To reach step 2, it would seem that Tesla needs to monitor its data on number of interventions and keep improving its features to reduce that number to some acceptable level.
 
I believe you and UBS Colin Langan asking the question on Autonomy Day 3:31:45 misunderstood "feature complete." ...
He did adjust his timing of step 2 "no supervision" from a 2020 Q2 guess to "by end 2020," but he has been consistent in believing "feature complete" (which sounds like to him is just stopping for traffic lights and stop signs) could happen by end of this year.

Yes, that exactly would be the lie part. There is no misunderstanding, both the terms Level 5 and feature complete have widely accepted industry definitions.
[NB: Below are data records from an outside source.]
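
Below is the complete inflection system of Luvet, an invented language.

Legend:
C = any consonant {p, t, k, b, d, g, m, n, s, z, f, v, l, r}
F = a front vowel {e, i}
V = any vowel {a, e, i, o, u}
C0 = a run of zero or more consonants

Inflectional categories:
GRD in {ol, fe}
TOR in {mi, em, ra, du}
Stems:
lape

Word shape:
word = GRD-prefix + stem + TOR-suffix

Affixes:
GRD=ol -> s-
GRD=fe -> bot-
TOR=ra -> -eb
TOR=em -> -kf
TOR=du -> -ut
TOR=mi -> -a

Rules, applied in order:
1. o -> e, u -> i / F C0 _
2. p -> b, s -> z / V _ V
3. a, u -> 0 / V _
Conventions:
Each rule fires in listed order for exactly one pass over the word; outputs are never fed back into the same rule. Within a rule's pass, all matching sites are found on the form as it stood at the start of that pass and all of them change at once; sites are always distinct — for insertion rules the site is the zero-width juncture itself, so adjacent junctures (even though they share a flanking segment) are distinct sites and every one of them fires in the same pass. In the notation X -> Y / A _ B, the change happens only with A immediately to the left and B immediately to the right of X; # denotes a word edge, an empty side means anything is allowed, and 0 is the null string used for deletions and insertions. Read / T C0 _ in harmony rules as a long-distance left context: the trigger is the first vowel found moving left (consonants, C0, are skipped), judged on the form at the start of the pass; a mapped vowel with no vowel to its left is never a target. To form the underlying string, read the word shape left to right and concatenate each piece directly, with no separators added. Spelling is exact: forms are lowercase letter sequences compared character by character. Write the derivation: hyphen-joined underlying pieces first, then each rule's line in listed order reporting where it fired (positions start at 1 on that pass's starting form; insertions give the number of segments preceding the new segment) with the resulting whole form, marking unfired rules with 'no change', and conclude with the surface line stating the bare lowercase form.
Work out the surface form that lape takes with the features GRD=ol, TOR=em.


underlying: s-lape-kf
1. o -> e, u -> i / F C0 _: no change
2. p -> b, s -> z / V _ V: fires at position(s) 4: slabekf
3. a, u -> 0 / V _: no change
surface: slabekf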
Elon as an engineer in the field would have been familiar with both as well.

If Tesla claimed at Autonomy Investor Day aiming to be ”Level 5 no geofence feature complete” by end of 2019 (which they did) when in actual fact they were aiming simply for ”Level 2 urban lane keeping with traffic light and stop sign stopping feature complete” (which some of you now assume, probably rightly so), that would have been a lie, as no reasonable observer would have assumed ”Level 5 feature complete” means actually a feature set that much smaller than required for even a prototype (non-reliable) Level 5... and it is not reasonable to assume Elon did not know what he was talking about.

So I really hope it was not a lie.
 
Any news on speed limit reading? That's the worst part right now.

Is it though?

It gets it's speed limits from OpenStreetMaps.

If you find a speed limit that isn't correct for a given road you simply update OpenStreetMaps. Then wait for it to eventually make it onto your car.

Now sure ideally Tesla would have sign reading, and would have some internal mechanism to update OSM maps themselves so the map data was constantly being updated. But, I wouldn't hold my breath on that happening.

I would even suggest using updating OSM for all the places you park at in order to prepare for smart summon. For when/if it ever arrives in Europe.